“Habéis oído que se dijo: “No cometerás adulterio”. Pero yo os digo: todo el que ama a una mujer deseándola, ya ha cometido adulterio con ella en su corazón. Si tu ojo derecho te induce a pecar, sácatelo y tíralo. Más te vale perder un miembro que ser echado entero a la gehena. Si tu mano derecha te induce a pecar, córtatela y tírala, porque más te vale perder un miembro que ir a parar entero a la gehena.
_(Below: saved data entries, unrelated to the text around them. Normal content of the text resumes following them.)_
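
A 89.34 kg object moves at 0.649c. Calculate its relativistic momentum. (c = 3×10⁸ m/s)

γ = 1/√(1 - 0.649²) = 1.314
v = 0.649 × 3×10⁸ = 1.947×10⁸ m/s
p = γmv = 1.314 × 89.34 × 1.947×10⁸ = 2.286×10¹⁰ kg·m/s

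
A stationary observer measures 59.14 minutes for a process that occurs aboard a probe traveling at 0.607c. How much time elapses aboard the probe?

Dilated time Δt = 59.14 minutes
γ = 1/√(1 - 0.607²) = 1.2583
Δt₀ = Δt/γ = 59.14/1.2583 = 47.00 minutes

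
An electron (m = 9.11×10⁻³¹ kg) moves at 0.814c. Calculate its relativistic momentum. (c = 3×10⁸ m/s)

γ = 1/√(1 - 0.814²) = 1.7216
v = 0.814 × 3×10⁸ = 2.442×10⁸ m/s
p = γmv = 1.7216 × 9.11×10⁻³¹ × 2.442×10⁸ = 3.830×10⁻²² kg·m/s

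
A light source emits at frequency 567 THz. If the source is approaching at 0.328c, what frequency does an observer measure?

β = v/c = 0.328
(1+β)/(1-β) = 1.328/0.672 = 1.9762
Doppler factor = √(1.9762) = 1.4058
f_obs = 567 × 1.4058 = 797.1 THz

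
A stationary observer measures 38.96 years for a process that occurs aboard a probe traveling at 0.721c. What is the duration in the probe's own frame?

Dilated time Δt = 38.96 years
γ = 1/√(1 - 0.721²) = 1.443
Δt₀ = Δt/γ = 38.96/1.443 = 27.00 years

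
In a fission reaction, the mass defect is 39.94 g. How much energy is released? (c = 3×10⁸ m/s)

Convert mass defect: Δm = 39.94 g = 0.03994 kg
E = Δm·c² = 0.03994 × (3×10⁸)²
= 0.03994 × 9×10¹⁶ = 3.595×10¹⁵ J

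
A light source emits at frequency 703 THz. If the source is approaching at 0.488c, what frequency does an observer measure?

β = v/c = 0.488
(1+β)/(1-β) = 1.488/0.512 = 2.9063
Doppler factor = √(2.9063) = 1.7048
f_obs = 703 × 1.7048 = 1198 THz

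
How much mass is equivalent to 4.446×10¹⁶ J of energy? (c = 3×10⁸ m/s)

From E = mc², we get m = E/c²
c² = (3×10⁸)² = 9×10¹⁶ m²/s²
m = 4.446×10¹⁶ / 9×10¹⁶ = 0.4940 kg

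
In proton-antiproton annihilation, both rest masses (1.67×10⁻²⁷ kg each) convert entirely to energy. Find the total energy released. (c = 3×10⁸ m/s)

Both particles have the same rest mass, so total mass = 2m
E = 2m·c² = 2 × 1.67×10⁻²⁷ × (3×10⁸)²
= 2 × 1.67×10⁻²⁷ × 9×10¹⁶
= 3.006×10⁻¹⁰ J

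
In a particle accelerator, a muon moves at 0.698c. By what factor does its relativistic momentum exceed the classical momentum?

p_rel = γmv, p_class = mv
Ratio = γ = 1/√(1 - 0.698²)
= 1/√(0.512796) = 1.396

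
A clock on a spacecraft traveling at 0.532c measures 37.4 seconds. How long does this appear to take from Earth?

Proper time Δt₀ = 37.4 seconds
γ = 1/√(1 - 0.532²) = 1.181
Δt = γΔt₀ = 1.181 × 37.4 = 44.17 seconds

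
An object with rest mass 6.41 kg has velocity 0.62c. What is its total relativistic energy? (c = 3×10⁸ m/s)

γ = 1/√(1 - 0.62²) = 1.2745
mc² = 6.41 × (3×10⁸)² = 5.769×10¹⁷ J
E = γmc² = 1.2745 × 5.769×10¹⁷ = 7.353×10¹⁷ J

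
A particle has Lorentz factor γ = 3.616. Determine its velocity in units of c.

From γ = 1/√(1 - v²/c²):
1/γ² = 1/3.616² = 0.07648
v²/c² = 1 - 0.07648 = 0.9235
v/c = √(0.9235) = 0.9610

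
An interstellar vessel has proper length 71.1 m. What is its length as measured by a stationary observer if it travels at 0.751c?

Proper length L₀ = 71.1 m
γ = 1/√(1 - 0.751²) = 1.5145
L = L₀/γ = 71.1/1.5145 = 46.95 m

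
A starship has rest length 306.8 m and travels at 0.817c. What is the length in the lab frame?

Proper length L₀ = 306.8 m
γ = 1/√(1 - 0.817²) = 1.734
L = L₀/γ = 306.8/1.734 = 176.9 m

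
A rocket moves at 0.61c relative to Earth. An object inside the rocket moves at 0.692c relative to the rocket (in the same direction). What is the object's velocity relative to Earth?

u = (u' + v)/(1 + u'v/c²)
Numerator: 0.692 + 0.61 = 1.302
Denominator: 1 + 0.42212 = 1.42212
u = 1.302/1.42212 = 0.9155c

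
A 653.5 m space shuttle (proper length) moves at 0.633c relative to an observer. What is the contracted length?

Proper length L₀ = 653.5 m
γ = 1/√(1 - 0.633²) = 1.2917
L = L₀/γ = 653.5/1.2917 = 505.9 m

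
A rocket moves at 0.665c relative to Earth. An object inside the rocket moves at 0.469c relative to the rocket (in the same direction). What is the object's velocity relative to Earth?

u = (u' + v)/(1 + u'v/c²)
Numerator: 0.469 + 0.665 = 1.134
Denominator: 1 + 0.311885 = 1.311885
u = 1.134/1.311885 = 0.8644c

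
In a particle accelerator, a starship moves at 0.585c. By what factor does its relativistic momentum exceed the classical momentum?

p_rel = γmv, p_class = mv
Ratio = γ = 1/√(1 - 0.585²)
= 1/√(0.657775) = 1.233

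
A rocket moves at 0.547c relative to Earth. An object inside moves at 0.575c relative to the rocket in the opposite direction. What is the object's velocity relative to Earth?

Object's velocity in rocket frame is u' = -0.575c
u = (u' + v)/(1 + u'v/c²) = (v - 0.575)/(1 - 0.575·v/c²)
Numerator: 0.547 - 0.575 = -0.028
Denominator: 1 - 0.314525 = 0.685475
u = -0.028/0.685475 = -0.04085c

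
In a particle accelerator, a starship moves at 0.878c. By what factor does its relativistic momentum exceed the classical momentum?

p_rel = γmv, p_class = mv
Ratio = γ = 1/√(1 - 0.878²)
= 1/√(0.229116) = 2.089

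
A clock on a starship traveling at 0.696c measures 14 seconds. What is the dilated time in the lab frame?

Proper time Δt₀ = 14 seconds
γ = 1/√(1 - 0.696²) = 1.393
Δt = γΔt₀ = 1.393 × 14 = 19.50 seconds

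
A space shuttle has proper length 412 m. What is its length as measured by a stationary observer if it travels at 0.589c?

Proper length L₀ = 412 m
γ = 1/√(1 - 0.589²) = 1.2374
L = L₀/γ = 412/1.2374 = 333.0 m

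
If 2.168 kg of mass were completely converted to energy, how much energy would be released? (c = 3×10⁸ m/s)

Using E = mc²:
c² = (3×10⁸)² = 9×10¹⁶ m²/s²
E = 2.168 × 9×10¹⁶ = 1.951×10¹⁷ J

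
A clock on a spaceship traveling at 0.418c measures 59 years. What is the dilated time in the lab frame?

Proper time Δt₀ = 59 years
γ = 1/√(1 - 0.418²) = 1.1008
Δt = γΔt₀ = 1.1008 × 59 = 64.95 years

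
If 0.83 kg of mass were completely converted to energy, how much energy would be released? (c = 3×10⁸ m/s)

Using E = mc²:
c² = (3×10⁸)² = 9×10¹⁶ m²/s²
E = 0.83 × 9×10¹⁶ = 7.470×10¹⁶ J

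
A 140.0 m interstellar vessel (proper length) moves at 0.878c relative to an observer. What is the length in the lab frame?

Proper length L₀ = 140.0 m
γ = 1/√(1 - 0.878²) = 2.0892
L = L₀/γ = 140.0/2.0892 = 67.01 m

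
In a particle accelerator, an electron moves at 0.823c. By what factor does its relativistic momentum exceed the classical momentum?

p_rel = γmv, p_class = mv
Ratio = γ = 1/√(1 - 0.823²)
= 1/√(0.322671) = 1.760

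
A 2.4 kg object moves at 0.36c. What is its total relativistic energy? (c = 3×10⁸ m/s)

γ = 1/√(1 - 0.36²) = 1.0719
mc² = 2.4 × (3×10⁸)² = 2.160×10¹⁷ J
E = γmc² = 1.0719 × 2.160×10¹⁷ = 2.315×10¹⁷ J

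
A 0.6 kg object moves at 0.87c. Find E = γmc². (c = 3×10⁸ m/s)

γ = 1/√(1 - 0.87²) = 2.028
mc² = 0.6 × (3×10⁸)² = 5.400×10¹⁶ J
E = γmc² = 2.028 × 5.400×10¹⁶ = 1.095×10¹⁷ J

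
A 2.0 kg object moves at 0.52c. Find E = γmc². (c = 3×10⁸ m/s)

γ = 1/√(1 - 0.52²) = 1.1707
mc² = 2.0 × (3×10⁸)² = 1.800×10¹⁷ J
E = γmc² = 1.1707 × 1.800×10¹⁷ = 2.107×10¹⁷ J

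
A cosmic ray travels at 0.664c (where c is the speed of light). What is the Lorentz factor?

v/c = 0.664, so (v/c)² = 0.440896
1 - (v/c)² = 0.559104
γ = 1/√(0.559104) = 1.337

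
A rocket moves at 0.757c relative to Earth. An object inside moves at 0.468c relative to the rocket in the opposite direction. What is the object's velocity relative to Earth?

Object's velocity in rocket frame is u' = -0.468c
u = (u' + v)/(1 + u'v/c²) = (v - 0.468)/(1 - 0.468·v/c²)
Numerator: 0.757 - 0.468 = 0.289
Denominator: 1 - 0.354276 = 0.645724
u = 0.289/0.645724 = 0.4476c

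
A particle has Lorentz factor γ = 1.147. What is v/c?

From γ = 1/√(1 - v²/c²):
1/γ² = 1/1.147² = 0.7601
v²/c² = 1 - 0.7601 = 0.2399
v/c = √(0.2399) = 0.4898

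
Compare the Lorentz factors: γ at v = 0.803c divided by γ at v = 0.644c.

γ₁ = 1/√(1 - 0.803²) = 1.678
γ₂ = 1/√(1 - 0.644²) = 1.307
γ₁/γ₂ = 1.678/1.307 = 1.284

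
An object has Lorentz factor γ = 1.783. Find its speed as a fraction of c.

From γ = 1/√(1 - v²/c²):
1/γ² = 1/1.783² = 0.3146
v²/c² = 1 - 0.3146 = 0.6854
v/c = √(0.6854) = 0.8279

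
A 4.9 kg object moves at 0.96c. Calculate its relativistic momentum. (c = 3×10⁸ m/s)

γ = 1/√(1 - 0.96²) = 3.5714
v = 0.96 × 3×10⁸ = 2.880×10⁸ m/s
p = γmv = 3.5714 × 4.9 × 2.880×10⁸ = 5.040×10⁹ kg·m/s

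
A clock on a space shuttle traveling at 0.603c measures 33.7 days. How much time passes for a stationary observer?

Proper time Δt₀ = 33.7 days
γ = 1/√(1 - 0.603²) = 1.2535
Δt = γΔt₀ = 1.2535 × 33.7 = 42.24 days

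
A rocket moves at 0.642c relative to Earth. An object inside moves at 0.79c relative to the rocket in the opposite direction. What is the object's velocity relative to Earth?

Object's velocity in rocket frame is u' = -0.79c
u = (u' + v)/(1 + u'v/c²) = (v - 0.79)/(1 - 0.79·v/c²)
Numerator: 0.642 - 0.79 = -0.148
Denominator: 1 - 0.50718 = 0.49282
u = -0.148/0.49282 = -0.3003c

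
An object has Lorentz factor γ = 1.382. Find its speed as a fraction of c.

From γ = 1/√(1 - v²/c²):
1/γ² = 1/1.382² = 0.5236
v²/c² = 1 - 0.5236 = 0.4764
v/c = √(0.4764) = 0.6902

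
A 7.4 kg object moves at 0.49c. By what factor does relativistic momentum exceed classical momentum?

p_rel = γmv, p_class = mv
Ratio = γ = 1/√(1 - 0.49²) = 1.147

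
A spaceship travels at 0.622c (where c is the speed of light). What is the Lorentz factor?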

Se dijo: “El que repudie a su mujer que le dé acta de repudio”. Pero yo os digo que si uno repudia a su mujer –no hablo de una unión ilegítima- la induce a cometer adulterio, y el que se casa con la repudiada comete adulterio” (San Mateo 5, 27-32).
COMENTARIO
Desde dos perspectivas distintas analiza Jesús la intangibilidad del sacramento del matrimonio, a saber, la infidelidad, ya sea de pensamiento como de obra, es decir, bien porque el marido desee con el pensamiento a otra mujer, o porque la esposa desee con el pensamiento a otro hombre, o bien, porque el marido cohabite con otra mujer distinta de la esposa, o esta lo haga con otro hombre distinto del marido, y por supuesto, exista o no consentimiento del otro para realizarlo. La matización, aunque innecesaria, parece oportuna porque, curiosamente, Jesús solo se refiere en este caso al adulterio del marido como si este pecado fuera únicamente un acto propio del hombre y no de la mujer: “…todo el que ama a otra mujer deseándola…”. Es claro, no obstante, que la admonición se entiende y vale para ambos, hombre y mujer, aunque su aparente parcialidad parece poner de relieve que el adulterio masculino era el más frecuente y significativo.
El mismo evangelista vuelve sobre el tema en lo que se titula como el discurso escatológico, Mateo 19, 1-12, y esta vez, por la pregunta que le formularon los fariseos a resultas de la ley mosaica del repudio, y Jesús, que acaba de abolirla para siempre, justifica la inviolabilidad del matrimonio con la doctrina de que los unidos por ese vínculo, hombre y mujer, ya “no son dos”, pues son “una sola carne”, y concluye diciendo que “lo que Dios ha unido, que no lo separe el hombre”. Y como insistieran los fariseos sobre los motivos por los que Moisés permitiera al esposo repudiar a la esposa, lo que llegó a realizarse luego por los motivos más pueriles, Jesús les repuso: “Por la dureza de vuestro corazón os permitió Moisés repudiar a vuestras mujeres, pero al principio no era así”. La apostilla de sus discípulos a este respecto resulta muy curiosa, pues replicaron de modo hartamente inapropiado: “Si esa es la situación del hombre con la mujer no trae cuenta casarse”.
Y no me resisto a concluir este comentario sin traer a cuenta la deliciosa cara de san Pablo a los Corintios, 7, 1-30, en la que trata el tema del matrimonio y de la virginidad. A este respecto, con la misma parcialidad de Jesús, el apóstol de los gentiles comienza diciendo: “Acerca de lo que habéis escrito, es bueno que el hombre no toque mujer”. Es evidente que el apóstol considera el matrimonio como un remedio contra la inmoralidad. Y respecto de su indisolubilidad, resulta igualmente concluyente: “A los casados les ordeno, no yo sino el Señor: que la mujer no se separe del marido; pero si se separa que permanezca sin casarse o que se reconcilie con el marido; y que el marido no repudie a la mujer”.
No parece del todo ocioso que en estos tiempos del “divorcio exprés” y de una evidente y peligrosa fragilidad matrimonial, que consideremos los católicos estas cuestiones que son de fe.